The programme includes 17 countries, with El Salvador joining in June. Of the participating nations, 13 are receiving oil shipments. Two of the three countries in Latin America and the Caribbean with the highest debt to GDP ratios, Belize and Jamaica, participate in PetroCaribe. El Salvador has the fifth highest debt to GDP ratio in the region, according to the World Bank.

Lisa Schineller, managing director of Latin American sovereign ratings department at Standard & Poor’s, said maintaining PetroCaribe might not be sustainable for Venezuela. “When we talk about Venezuela, the key question is if they have space for PetroCaribe and what it implies. Its end certainly would add more strain for participating countries in an already challenging external environment.”

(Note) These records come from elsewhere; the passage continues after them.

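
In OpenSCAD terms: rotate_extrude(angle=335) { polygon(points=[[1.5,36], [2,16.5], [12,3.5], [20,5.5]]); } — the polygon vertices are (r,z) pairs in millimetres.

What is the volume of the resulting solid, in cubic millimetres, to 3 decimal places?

Volume = 12020.399 mm³

Profile (r,z), 4 vertices: (1.5,36) (2,16.5) (12,3.5) (20,5.5)
edge 0: (1.5,36)→(2,16.5)  cross = 1.5·16.5 − 2·36 = -47.2500; (r_i+r_j)·cross = 3.5·-47.2500 = -165.3750
edge 1: (2,16.5)→(12,3.5)  cross = 2·3.5 − 12·16.5 = -191.0000; (r_i+r_j)·cross = 14·-191.0000 = -2674.0000
edge 2: (12,3.5)→(20,5.5)  cross = 12·5.5 − 20·3.5 = -4.0000; (r_i+r_j)·cross = 32·-4.0000 = -128.0000
edge 3: (20,5.5)→(1.5,36)  cross = 20·36 − 1.5·5.5 = 711.7500; (r_i+r_j)·cross = 21.5·711.7500 = 15302.6250
Σcross = 469.5000 → A = |Σcross|/2 = 234.7500 mm²
Σ(r_i+r_j)·cross = 12335.2500 → first moment M = |Σ|/6 = 2055.8750
R_c = M/A = 2055.8750/234.7500 = 8.7577 mm
θ = 335° = 5.846853 rad
V = θ·R_c·A = 5.846853·8.7577·234.7500 = 12020.399 mm³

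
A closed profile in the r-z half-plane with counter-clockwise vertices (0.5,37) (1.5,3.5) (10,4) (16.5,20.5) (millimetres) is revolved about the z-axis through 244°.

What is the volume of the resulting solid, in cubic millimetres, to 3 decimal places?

Volume = 9544.062 mm³

Profile (r,z), 4 vertices: (0.5,37) (1.5,3.5) (10,4) (16.5,20.5)
edge 0: (0.5,37)→(1.5,3.5)  cross = 0.5·3.5 − 1.5·37 = -53.7500; (r_i+r_j)·cross = 2·-53.7500 = -107.5000
edge 1: (1.5,3.5)→(10,4)  cross = 1.5·4 − 10·3.5 = -29.0000; (r_i+r_j)·cross = 11.5·-29.0000 = -333.5000
edge 2: (10,4)→(16.5,20.5)  cross = 10·20.5 − 16.5·4 = 139.0000; (r_i+r_j)·cross = 26.5·139.0000 = 3683.5000
edge 3: (16.5,20.5)→(0.5,37)  cross = 16.5·37 − 0.5·20.5 = 600.2500; (r_i+r_j)·cross = 17·600.2500 = 10204.2500
Σcross = 656.5000 → A = |Σcross|/2 = 328.2500 mm²
Σ(r_i+r_j)·cross = 13446.7500 → first moment M = |Σ|/6 = 2241.1250
R_c = M/A = 2241.1250/328.2500 = 6.8275 mm
θ = 244° = 4.258603 rad
V = θ·R_c·A = 4.258603·6.8275·328.2500 = 9544.062 mm³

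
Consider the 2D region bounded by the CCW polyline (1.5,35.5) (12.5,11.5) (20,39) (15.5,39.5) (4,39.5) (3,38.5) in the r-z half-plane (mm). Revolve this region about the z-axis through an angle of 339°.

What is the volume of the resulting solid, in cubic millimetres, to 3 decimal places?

Profile (r,z), 6 vertices: (1.5,35.5) (12.5,11.5) (20,39) (15.5,39.5) (4,39.5) (3,38.5)
edge 0: (1.5,35.5)→(12.5,11.5)  cross = 1.5·11.5 − 12.5·35.5 = -426.5000; (r_i+r_j)·cross = 14·-426.5000 = -5971.0000
edge 1: (12.5,11.5)→(20,39)  cross = 12.5·39 − 20·11.5 = 257.5000; (r_i+r_j)·cross = 32.5·257.5000 = 8368.7500
edge 2: (20,39)→(15.5,39.5)  cross = 20·39.5 − 15.5·39 = 185.5000; (r_i+r_j)·cross = 35.5·185.5000 = 6585.2500
edge 3: (15.5,39.5)→(4,39.5)  cross = 15.5·39.5 − 4·39.5 = 454.2500; (r_i+r_j)·cross = 19.5·454.2500 = 8857.8750
edge 4: (4,39.5)→(3,38.5)  cross = 4·38.5 − 3·39.5 = 35.5000; (r_i+r_j)·cross = 7·35.5000 = 248.5000
edge 5: (3,38.5)→(1.5,35.5)  cross = 3·35.5 − 1.5·38.5 = 48.7500; (r_i+r_j)·cross = 4.5·48.7500 = 219.3750
Σcross = 555.0000 → A = |Σcross|/2 = 277.5000 mm²
Σ(r_i+r_j)·cross = 18308.7500 → first moment M = |Σ|/6 = 3051.4583
R_c = M/A = 3051.4583/277.5000 = 10.9962 mm
θ = 339° = 5.916666 rad
V = θ·R_c·A = 5.916666·10.9962·277.5000 = 18054.460 mm³

Volume = 18054.460 mm³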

Haitian prime minister Laurent Lamothe told Emerging Markets that an end of PetroCaribe would be a heavy blow. “It would be catastrophic, because nine out of 10 projects that the Haitian government can finance are funding by PetroCaribe. It has been a great asset for the Haitian government and all governments in the region to finance investment projects,” he said.

The Haitian government uses PetroCaribe to fund infrastructure projects from roads to reforestation, food security programmes and even sports development.

Jamaica vulnerable

Also hit hard would be Jamaica, which is working through an IMF extended fund facility to get down its debt ratio, which was 147% of GDP. It has dropped to 139% with the goal of reaching 96% by 2020. The targets of the IMF programme would not be met, especially if PetroCaribe were to end abruptly. The agreement gives Venezuela the option of stopping the programme with just a 30 day notice to participants.

“I do not anticipate that the end of PetroCaribe would have cataclysmic consequences for Guyana, but it is a beneficial arrangement and as far as we are concerned we would like to keep it in place,” said Singh.

Canada’s Scotiabank, which issued a report in September on PetroCaribe, stated that the 30 day scenario would be damaging.

“There are political and fundamental factors affecting the longevity of PetroCaribe, and both are trending toward an eventual dissolution of the energy union. When, how, or even if the PetroCaribe agreement will collapse is clouded by uncertainty but the outsized impact of such a scenario necessitates concern,” the bank stated in its report, PetroCaribe: More Noose than Lifeline.